Em um determinado momento, o budismo passou a influenciar a sua maneira de viver: falar com as pessoas sem ser autoritário, valorizar as coisas positivas e defender que a vida é muito curta para guardar mágoas, mas é grande o suficiente para dedicar-se às amizades. Cultivou muitos afetos, dentre os quais, seu companheiro Karim Wahhab, que conheceu em abril de 2002. No começo, quando ainda estavam se conhecendo, as conversas eram por trocas de e-mails. Daí para frente, seu companheiro o visitava, em especial nos finais de semana, quando saía de Cacequi em direção a Santa Maria. Paulo e Karim viveram quase 15 anos de companheirismo e amor.

Nas horas vagas, gostava de sair para comer seus pratos preferidos: massa Carbonara di Torriani, comida chinesa e, de sobremesa, Camafeu, o seu doce preferido. Seu apartamento retratava a peculiaridade da sua personalidade, com as paredes coloridas, as portas vermelhas e enfeites que decoravam cada cantinho. Paulo gostava de assistir na televisão ao noticiário espanhol. Grande apreciador da música, ouvia com paixão Marisa Monte, Cesária Évora, Maria Bethânia, Pizzarelli e Chico Buarque. Era um entusiasta das artes cinematográficas, sendo Pedro Almodóvar seu diretor favorito. Os temas polêmicos retratados nos filmes e o humor refinado do espanhol chamavam sua atenção.

Era um amante de coleções, que iam de cadernos Moleskines pautados e lisos até canetas e relógios de todos os tamanhos. Os relógios evidenciavam a forte ligação que tinha com o tempo, embora não fosse neurótico com horários.

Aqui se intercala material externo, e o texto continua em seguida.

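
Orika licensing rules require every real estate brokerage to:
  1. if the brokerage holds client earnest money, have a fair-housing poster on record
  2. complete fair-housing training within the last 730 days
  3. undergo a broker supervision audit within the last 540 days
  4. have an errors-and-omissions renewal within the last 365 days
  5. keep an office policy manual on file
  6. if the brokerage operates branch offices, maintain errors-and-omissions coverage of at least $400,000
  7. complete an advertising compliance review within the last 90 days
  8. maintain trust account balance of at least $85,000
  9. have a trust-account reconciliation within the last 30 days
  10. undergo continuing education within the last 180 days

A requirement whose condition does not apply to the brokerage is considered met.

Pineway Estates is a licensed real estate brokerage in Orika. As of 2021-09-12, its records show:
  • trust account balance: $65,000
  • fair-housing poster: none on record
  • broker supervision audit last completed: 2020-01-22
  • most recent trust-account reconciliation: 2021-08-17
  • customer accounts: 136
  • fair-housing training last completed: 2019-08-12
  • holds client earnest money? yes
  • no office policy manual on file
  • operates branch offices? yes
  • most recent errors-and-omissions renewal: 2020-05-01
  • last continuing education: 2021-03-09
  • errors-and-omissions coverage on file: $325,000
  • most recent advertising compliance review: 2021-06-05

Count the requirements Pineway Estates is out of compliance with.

1. condition 'holds client earnest money' holds; fair-housing poster absent → not met
2. fair-housing training 762 days ago vs limit 730 → not met
3. broker supervision audit 599 days ago vs limit 540 → not met
4. errors-and-omissions renewal 499 days ago vs limit 365 → not met
5. office policy manual absent → not met
6. condition 'operates branch offices' holds; errors-and-omissions coverage $325,000 < $400,000 → not met
7. advertising compliance review 99 days ago vs limit 90 → not met
8. trust account balance $65,000 < $85,000 → not met
9. trust-account reconciliation 26 days ago vs limit 30 → met
10. continuing education 187 days ago vs limit 180 → not met
Not met: 9 of 10

9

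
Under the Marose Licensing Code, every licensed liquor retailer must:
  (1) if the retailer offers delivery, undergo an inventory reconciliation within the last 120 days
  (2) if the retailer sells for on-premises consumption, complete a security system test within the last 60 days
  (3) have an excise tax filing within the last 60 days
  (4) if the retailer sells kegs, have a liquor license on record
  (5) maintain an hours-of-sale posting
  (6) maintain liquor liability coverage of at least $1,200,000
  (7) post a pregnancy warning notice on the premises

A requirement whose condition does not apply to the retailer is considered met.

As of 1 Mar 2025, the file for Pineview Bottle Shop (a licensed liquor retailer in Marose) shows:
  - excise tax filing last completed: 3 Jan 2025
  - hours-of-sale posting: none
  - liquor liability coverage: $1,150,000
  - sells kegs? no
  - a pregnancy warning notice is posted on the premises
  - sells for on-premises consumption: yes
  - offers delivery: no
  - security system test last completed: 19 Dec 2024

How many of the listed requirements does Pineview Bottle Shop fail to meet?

1. condition 'offers delivery' does not hold → requirement n/a → met
2. condition 'sells for on-premises consumption' holds; security system test 72 days ago vs limit 60 → not met
3. excise tax filing 57 days ago vs limit 60 → met
4. condition 'sells kegs' does not hold → requirement n/a → met
5. hours-of-sale posting absent → not met
6. liquor liability coverage $1,150,000 < $1,200,000 → not met
7. pregnancy warning notice present → met
Not met: 3 of 7

3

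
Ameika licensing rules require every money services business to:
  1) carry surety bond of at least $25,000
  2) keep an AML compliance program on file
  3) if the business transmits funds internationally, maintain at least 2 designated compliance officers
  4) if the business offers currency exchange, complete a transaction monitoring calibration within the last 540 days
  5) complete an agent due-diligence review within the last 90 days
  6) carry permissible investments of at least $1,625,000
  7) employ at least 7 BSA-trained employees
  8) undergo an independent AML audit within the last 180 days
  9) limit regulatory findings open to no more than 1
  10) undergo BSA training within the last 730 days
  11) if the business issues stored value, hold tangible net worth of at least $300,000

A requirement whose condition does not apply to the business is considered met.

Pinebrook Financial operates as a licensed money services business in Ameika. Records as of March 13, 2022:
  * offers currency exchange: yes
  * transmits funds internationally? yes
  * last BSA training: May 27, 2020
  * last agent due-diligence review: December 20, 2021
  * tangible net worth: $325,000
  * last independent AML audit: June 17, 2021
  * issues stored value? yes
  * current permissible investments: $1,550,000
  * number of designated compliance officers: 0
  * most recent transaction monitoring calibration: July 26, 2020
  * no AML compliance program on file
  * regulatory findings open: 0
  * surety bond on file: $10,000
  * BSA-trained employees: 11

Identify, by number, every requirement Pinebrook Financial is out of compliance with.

1. surety bond $10,000 < $25,000 → not met
2. AML compliance program absent → not met
3. condition 'transmits funds internationally' holds; designated compliance officers 0 < 2 → not met
4. condition 'offers currency exchange' holds; transaction monitoring calibration 595 days ago vs limit 540 → not met
5. agent due-diligence review 83 days ago vs limit 90 → met
6. permissible investments $1,550,000 < $1,625,000 → not met
7. BSA-trained employees 11 ≥ 7 → met
8. independent AML audit 269 days ago vs limit 180 → not met
9. regulatory findings open 0 ≤ 1 → met
10. BSA training 655 days ago vs limit 730 → met
11. condition 'issues stored value' holds; tangible net worth $325,000 ≥ $300,000 → met
Not met: 1, 2, 3, 4, 6, 8

1, 2, 3, 4, 6, 8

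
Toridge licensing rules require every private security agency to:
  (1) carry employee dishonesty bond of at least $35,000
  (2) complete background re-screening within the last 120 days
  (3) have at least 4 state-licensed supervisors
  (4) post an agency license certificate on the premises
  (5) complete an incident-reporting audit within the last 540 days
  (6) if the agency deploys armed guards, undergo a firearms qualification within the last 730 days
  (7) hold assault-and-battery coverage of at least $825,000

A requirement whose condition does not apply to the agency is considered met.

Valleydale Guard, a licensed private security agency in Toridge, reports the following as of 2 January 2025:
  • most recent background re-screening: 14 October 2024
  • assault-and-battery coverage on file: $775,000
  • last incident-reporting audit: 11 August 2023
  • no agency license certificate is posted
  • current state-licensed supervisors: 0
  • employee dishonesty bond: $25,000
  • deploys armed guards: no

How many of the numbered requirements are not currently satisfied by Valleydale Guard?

1. employee dishonesty bond $25,000 < $35,000 → not met
2. background re-screening 80 days ago vs limit 120 → met
3. state-licensed supervisors 0 < 4 → not met
4. agency license certificate absent → not met
5. incident-reporting audit 510 days ago vs limit 540 → met
6. condition 'deploys armed guards' does not hold → requirement n/a → met
7. assault-and-battery coverage $775,000 < $825,000 → not met
Not met: 4 of 7

4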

Outra coleção que despertava a curiosidade dos amigos era a de bengalas. Seu fascínio começou quando, ao entrar numa loja de decoração para comprar incensos, resolveu comprar uma. Nessas idas e vindas, as bengalas foram se multiplicando pela casa. Mesmo que não houvesse necessidade em usá-las, Paulo acreditava que as bengalas atribuíam elegância.

Bastante metódico, tinha hábitos peculiares como o de revisar ao menos três vezes a maçaneta e a grade da casa antes de sair. Também não era permitido andar de sapatos dentro de casa, a sujeira e as energias ruins ficavam na entrada do apartamento. Lá dentro, só de chinelo. Dividia a casa com Ava, Miró, Piaf e Anis, os gatos que resgatou durante os últimos seis anos. Um lembrete de seu amor incondicional pelos animais.

Guimarães Rosa usava a palavra desencantou para mencionar a morte de alguém. Paulo costumava utilizá-la para expressar seus sentimentos ao saber da morte de algum dos seus autores favoritos. Na noite de cinco de outubro de 2016, foi ele, o menino travesso e apaixonado por livros, que desencantou. O céu nublado e chuvoso daquela noite logo se transformou em um dia de sol, os raios aqueciam a todos ao seu redor. Uma manhã inquieta, assim como Paulo.

*Observação: O professor Paulo Roberto Araujo entrou na Rádio Universidade no ano de 1994 e não em 1980.